Ned put down the letter while he thought about what it said and did not say. Now that she was able to leave Russia with the funds she needed to resume her life in London, Yulia seemed to have regained her grip on life. Could she really have betrayed Zhanna at Kazan? Though he didn’t want to believe it, Ned knew that people under duress often did terrible things. But if Yulia had wronged the Maid, she would likely inflict worse punishment on herself in the coming years than anything Ned could devise. Either way, he might never know the truth.

* * *

The train pulled out of the last stop en route to Petrograd, some two hours before reaching its destination. Whoever had bought Ned’s ticket had booked him generously into a first class sleeper compartment all to himself. Once aboard in Moscow, Ned had played it safe and remained secluded in the compartment the entire night, not even asking the steward to bring him food or tea. Nor had he slept, other than the occasions when he had dozed off in his seat facing the door, his .45 caliber pistol cocked and ready at his side.

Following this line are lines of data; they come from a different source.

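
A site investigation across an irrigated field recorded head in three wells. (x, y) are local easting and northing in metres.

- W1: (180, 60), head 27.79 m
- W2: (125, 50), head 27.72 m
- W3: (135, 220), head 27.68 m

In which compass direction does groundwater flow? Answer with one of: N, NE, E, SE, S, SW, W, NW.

W

Taking W1 as reference: W2−W1 = (-55, -10, -0.07); W3−W1 = (-45, 160, -0.11).
Solve a·Δx + b·Δy = Δh: det = (-55)·160 − (-45)·(-10) = -9250.
∂h/∂x = [(-0.07)·160 − (-0.11)·(-10)] / -9250 = +0.001330
∂h/∂y = [(-55)·(-0.11) − (-45)·(-0.07)] / -9250 = -0.0003135
Flow = −∇h = (-0.001330 east, +0.0003135 north), which points west.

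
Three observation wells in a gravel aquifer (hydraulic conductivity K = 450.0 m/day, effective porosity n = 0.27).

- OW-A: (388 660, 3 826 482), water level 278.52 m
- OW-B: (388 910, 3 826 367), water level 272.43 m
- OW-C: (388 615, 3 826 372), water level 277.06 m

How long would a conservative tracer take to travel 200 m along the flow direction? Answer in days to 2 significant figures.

4.8 days

Differences from OW-A: to OW-B (Δx, Δy, Δh) = (250, -115, -6.09); to OW-C = (-45, -110, -1.46).
Solve a·Δx + b·Δy = Δh: det = 250·(-110) − (-45)·(-115) = -32675.
∂h/∂x = [(-6.09)·(-110) − (-1.46)·(-115)] / -32675 = -0.01536
∂h/∂y = [250·(-1.46) − (-45)·(-6.09)] / -32675 = +0.01956
|∇h| = √(-0.01536² + 0.01956²) = 0.02487
Seepage velocity v = K·i/n = 450.0 × 0.02487 / 0.27 = 41.45 m/day.
t = 200 / 41.45 = 4.825 days.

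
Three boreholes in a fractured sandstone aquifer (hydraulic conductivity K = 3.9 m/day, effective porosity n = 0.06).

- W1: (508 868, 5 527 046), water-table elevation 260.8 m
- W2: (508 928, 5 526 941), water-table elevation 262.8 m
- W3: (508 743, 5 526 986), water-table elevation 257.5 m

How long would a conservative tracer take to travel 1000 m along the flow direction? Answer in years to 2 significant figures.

1.5 years

Differences from W1: to W2 (Δx, Δy, Δh) = (60, -105, +2.0); to W3 = (-125, -60, -3.3).
Solve a·Δx + b·Δy = Δh: det = 60·(-60) − (-125)·(-105) = -16725.
∂h/∂x = [(+2.0)·(-60) − (-3.3)·(-105)] / -16725 = +0.02789
∂h/∂y = [60·(-3.3) − (-125)·(+2.0)] / -16725 = -0.003109
|∇h| = √(0.02789² + -0.003109²) = 0.02806
Seepage velocity v = K·i/n = 3.9 × 0.02806 / 0.06 = 1.824 m/day.
t = 1000 / 1.824 = 548.2 days = 1.5 years.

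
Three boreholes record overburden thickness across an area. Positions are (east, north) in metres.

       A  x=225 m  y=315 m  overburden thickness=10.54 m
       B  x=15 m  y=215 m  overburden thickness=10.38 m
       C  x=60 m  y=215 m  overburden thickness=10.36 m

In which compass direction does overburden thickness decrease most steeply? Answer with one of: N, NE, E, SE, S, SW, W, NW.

S

Taking A as reference: B−A = (-210, -100, -0.16); C−A = (-165, -100, -0.18).
Determinant of the coordinate differences = (-210)·(-100) − (-165)·(-100) = 4500.
∂d/∂x = [(-0.16)·(-100) − (-0.18)·(-100)] / 4500 = -0.0004444
∂d/∂y = [(-210)·(-0.18) − (-165)·(-0.16)] / 4500 = +0.002533
Steepest decrease is along −∇f = (+0.0004444 E, -0.002533 N) → south.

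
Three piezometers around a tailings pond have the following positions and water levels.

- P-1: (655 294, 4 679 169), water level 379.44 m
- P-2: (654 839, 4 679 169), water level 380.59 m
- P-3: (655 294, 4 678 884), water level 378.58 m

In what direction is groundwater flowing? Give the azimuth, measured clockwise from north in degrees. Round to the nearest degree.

140°

∂h/∂x = (380.59 − 379.44) / (654839 − 655294) = -0.002527
∂h/∂y = (378.58 − 379.44) / (4678884 − 4679169) = +0.003018
Flow direction (−∇h) has components (+0.002527 E, -0.003018 N).
Azimuth = atan2(E, N) = atan2(+0.002527, -0.003018) = 140.1° ≈ 140°.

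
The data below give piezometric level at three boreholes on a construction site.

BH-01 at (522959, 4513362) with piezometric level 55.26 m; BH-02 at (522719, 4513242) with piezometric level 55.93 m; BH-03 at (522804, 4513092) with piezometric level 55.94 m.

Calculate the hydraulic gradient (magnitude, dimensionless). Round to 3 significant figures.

Differences from BH-01: to BH-02 (Δx, Δy, Δh) = (-240, -120, +0.67); to BH-03 = (-155, -270, +0.68).
Determinant of the coordinate differences = (-240)·(-270) − (-155)·(-120) = 46200.
∂h/∂x = [(+0.67)·(-270) − (+0.68)·(-120)] / 46200 = -0.002149
∂h/∂y = [(-240)·(+0.68) − (-155)·(+0.67)] / 46200 = -0.001285
|∇h| = √(-0.002149² + -0.001285²) = 0.002504

0.00250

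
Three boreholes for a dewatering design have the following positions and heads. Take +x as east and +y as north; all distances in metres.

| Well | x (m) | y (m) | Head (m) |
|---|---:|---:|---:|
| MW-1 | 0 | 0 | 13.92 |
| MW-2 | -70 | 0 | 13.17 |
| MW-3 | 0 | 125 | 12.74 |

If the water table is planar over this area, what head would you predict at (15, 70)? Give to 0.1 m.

∂h/∂x = (13.17 − 13.92) / (-70 − 0) = +0.01071
∂h/∂y = (12.74 − 13.92) / (125 − 0) = -0.009440
h(15, 70) = 13.92 + (+0.01071)·(15) + (-0.009440)·(70) = 13.92 +0.161 -0.661 = 13.420 m.

13.4 m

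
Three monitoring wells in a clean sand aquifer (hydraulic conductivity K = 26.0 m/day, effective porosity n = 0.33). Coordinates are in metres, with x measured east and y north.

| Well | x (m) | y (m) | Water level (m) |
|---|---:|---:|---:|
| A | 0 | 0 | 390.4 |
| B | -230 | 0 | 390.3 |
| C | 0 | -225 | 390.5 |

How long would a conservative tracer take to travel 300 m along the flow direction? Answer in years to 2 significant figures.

∂h/∂x = (390.3 − 390.4) / (-230 − 0) = +0.0004348
∂h/∂y = (390.5 − 390.4) / (-225 − 0) = -0.0004444
|∇h| = √(0.0004348² + -0.0004444²) = 0.0006217
Seepage velocity v = K·i/n = 26.0 × 0.0006217 / 0.33 = 0.04898 m/day.
t = 300 / 0.04898 = 6125 days = 16.8 years.

17 years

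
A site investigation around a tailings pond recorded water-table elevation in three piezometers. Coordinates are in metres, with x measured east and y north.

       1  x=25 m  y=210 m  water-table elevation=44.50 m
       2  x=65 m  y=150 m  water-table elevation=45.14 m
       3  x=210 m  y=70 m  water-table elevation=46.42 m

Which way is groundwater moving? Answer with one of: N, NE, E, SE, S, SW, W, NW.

Taking 1 as reference: 2−1 = (40, -60, +0.64); 3−1 = (185, -140, +1.92).
Solve a·Δx + b·Δy = Δh: det = 40·(-140) − 185·(-60) = 5500.
∂h/∂x = [(+0.64)·(-140) − (+1.92)·(-60)] / 5500 = +0.004655
∂h/∂y = [40·(+1.92) − 185·(+0.64)] / 5500 = -0.007564
Flow = −∇h = (-0.004655 east, +0.007564 north), which points northwest.

NW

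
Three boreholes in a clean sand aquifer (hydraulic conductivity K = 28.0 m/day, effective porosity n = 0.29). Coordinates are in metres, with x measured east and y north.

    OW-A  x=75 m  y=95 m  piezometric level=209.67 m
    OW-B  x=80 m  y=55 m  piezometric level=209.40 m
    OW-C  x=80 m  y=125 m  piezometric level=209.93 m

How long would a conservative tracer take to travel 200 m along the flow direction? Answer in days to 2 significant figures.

210 days

Differences from OW-A: to OW-B (Δx, Δy, Δh) = (5, -40, -0.27); to OW-C = (5, 30, +0.26).
Determinant of the coordinate differences = 5·30 − 5·(-40) = 350.
∂h/∂x = [(-0.27)·30 − (+0.26)·(-40)] / 350 = +0.006571
∂h/∂y = [5·(+0.26) − 5·(-0.27)] / 350 = +0.007571
|∇h| = √(0.006571² + 0.007571²) = 0.01002
Seepage velocity v = K·i/n = 28.0 × 0.01002 / 0.29 = 0.9674 m/day.
t = 200 / 0.9674 = 206.7 days.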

But having eaten nothing since lunch in Moscow, nor having drunk anything but the bottled water left for him in the cabin, he was famished, and felt he could use something to steady his nerves before leaving the train and making his way to Petrograd’s port district.

Ned unlocked the door to his compartment and peeked outside. The steward was not in his usual place at the rear of the car. Ned considered whether to venture the short distance to the dining car. Though he knew it wasn’t a wise idea, his stomach was growling and his lips were parched. Besides, he was quite certain he had ditched the two heavy-set thugs who had picked up his trail outside the consulate and tried to follow him into the city. Ned had thrown them off long before he arrived at Moscow’s Nikolayevsky Station, where he had used his RRSC pass to hole up in the railroad offices before boarding the train to Petrograd.

So, seeing no one in the darkened corridor, Ned made his way toward the rear of the train, through two sleeper cars, without meeting either steward along the way. He found the two missing attendants in the dining car, smoking, drinking beer and playing cards with the restaurant’s headwaiter. A few steps away, a pair of teenaged busboys set tables for breakfast.